Assemblée nationale : une troisième session extraordinaire convoquée pour le 18 septembre
Réuni sous la présidence d’Ousmane Sonko, le Bureau de l’Assemblée nationale a adopté l’arrêté sur les dépenses spéciales et convoqué la troisième session extraordinaire, ouverte vendredi 18 septembre 2026.
Ousmane SONKO - PRESIDENT ASSEMBLEE NATIONALE SENEGAL
Le Bureau de l’Assemblée nationale a convoqué la troisième session extraordinaire de l’année 2026. Réunie mardi 15 septembre sous la présidence d’Ousmane Sonko, l’instance a fixé l’ouverture de cette session au vendredi 18 septembre à 10 heures. Selon le communiqué de l’institution parlementaire, l’ordre du jour a lui aussi été arrêté lors de cette réunion. Le Bureau a en outre adopté l’arrêté relatif aux dépenses spéciales, qui encadre l’usage et le suivi de ces enveloppes.
Cette convocation s’inscrit dans une année parlementaire dense. La première session extraordinaire de 2026 avait examiné trois projets de loi et huit propositions de loi, dont une portant sur les régimes juridiques des crédits spéciaux. La deuxième, ouverte à l’initiative de l’Exécutif, avait été consacrée à la déclaration de politique générale du Premier ministre Ahmadou Al Aminou Lô, prononcée le 8 septembre devant les députés.

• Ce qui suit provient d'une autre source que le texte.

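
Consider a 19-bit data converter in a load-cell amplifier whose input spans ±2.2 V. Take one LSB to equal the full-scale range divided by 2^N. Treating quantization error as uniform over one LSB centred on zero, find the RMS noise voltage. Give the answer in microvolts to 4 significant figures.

2.423 µV

The full-scale span is 2.2 − (-2.2) = 4.4 V.
LSB = 4.4 V / 2^19 = 8.39233 µV.
V_rms = LSB/√12 = 8.39233 µV / √12 = 2.423 µV.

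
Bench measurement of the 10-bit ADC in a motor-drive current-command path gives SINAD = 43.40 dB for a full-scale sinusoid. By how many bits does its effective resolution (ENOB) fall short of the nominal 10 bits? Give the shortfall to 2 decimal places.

ENOB = (SINAD − 1.76)/6.02 = (43.40 − 1.76)/6.02 = 6.9169 bits.
Lost resolution: 10 − 6.9169 = 3.0831 bits.

3.08 bits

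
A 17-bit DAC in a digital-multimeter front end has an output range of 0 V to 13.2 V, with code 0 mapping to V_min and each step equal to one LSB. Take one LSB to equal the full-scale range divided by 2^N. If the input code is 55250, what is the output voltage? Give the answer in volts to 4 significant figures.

5.564 V

Span = 13.2 V. LSB = 13.2 V / 2^17.
V_out = V_min + code × LSB = 0 V + 55250 × 13.2 V / 131072
      = 0 V + 5.56412 V = 5.56412 V.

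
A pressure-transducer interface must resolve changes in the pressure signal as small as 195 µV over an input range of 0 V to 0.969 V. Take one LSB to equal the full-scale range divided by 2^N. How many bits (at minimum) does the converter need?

13 bits

Span = 0.969 V.
Required number of levels: 0.969/195 µV = 4969.2; smallest N with 2^N ≥ that is 13.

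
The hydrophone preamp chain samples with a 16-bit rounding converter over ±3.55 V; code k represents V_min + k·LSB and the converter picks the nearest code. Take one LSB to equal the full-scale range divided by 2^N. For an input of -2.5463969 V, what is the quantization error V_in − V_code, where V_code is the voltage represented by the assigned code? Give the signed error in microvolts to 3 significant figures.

−34.6 µV

Span: 3.55 V − (-3.55 V) = 7.1 V. LSB = 7.1 V / 2^16 ≈ 108.3 µV.
(-2.5463969 − (-3.55)) / LSB = 1.0036031 × 65536/7.1 = 9263.6807. Nearest integer: k = 9264.
V_code = -3.55 + (9264/65536) × 7.1 = -2.5463623047 V.
V_in − V_code = -2.5463969 − (-2.5463623047) = −34.6 µV.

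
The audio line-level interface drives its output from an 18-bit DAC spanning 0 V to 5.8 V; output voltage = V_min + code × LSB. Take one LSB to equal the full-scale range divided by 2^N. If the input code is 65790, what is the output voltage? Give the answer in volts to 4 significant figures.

1.456 V

Full-scale range = 5.8 V. LSB = 5.8 V / 2^18.
V_out = 0 + 65790 × (5.8/262144) V
      = 0 + 1.45562 = 1.45562 V.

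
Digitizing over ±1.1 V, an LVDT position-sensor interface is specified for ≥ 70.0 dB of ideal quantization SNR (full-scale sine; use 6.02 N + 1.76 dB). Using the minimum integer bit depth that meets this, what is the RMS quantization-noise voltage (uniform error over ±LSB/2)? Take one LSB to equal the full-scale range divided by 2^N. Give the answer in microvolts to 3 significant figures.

Span: 1.1 V − (-1.1 V) = 2.2 V.
6.02 N + 1.76 ≥ 70.0 gives N ≥ 11.336, so the minimum integer is 12.
LSB = 2.2 V ÷ 2^12 = 2.2/4096 V = 0.53711 mV.
σ_q = LSB/√12 = 0.53711 mV/3.4641 = 155 µV.

155 µV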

Le dossier des dépenses spéciales alimente depuis plusieurs semaines un débat nourri entre le Parlement et l’Exécutif. En août, le Conseil constitutionnel avait déclaré irrecevable une proposition de loi relative aux fonds spéciaux, après la saisine du gouvernement, qui avait suspendu la procédure. Le nouvel arrêté du Bureau impose que chaque engagement laisse une trace, en précisant qui décide, pour quel objet et pour quel montant.
L’ouverture de la session, vendredi, devrait permettre aux groupes parlementaires de se positionner sur les textes inscrits à l’ordre du jour. Des députés réclament déjà la publication de l’arrêté adopté par le Bureau, afin que les modalités de contrôle soient publiques. Au-delà du calendrier, l’enjeu porte sur la transparence des ressources gérées par l’institution qui vote le budget national.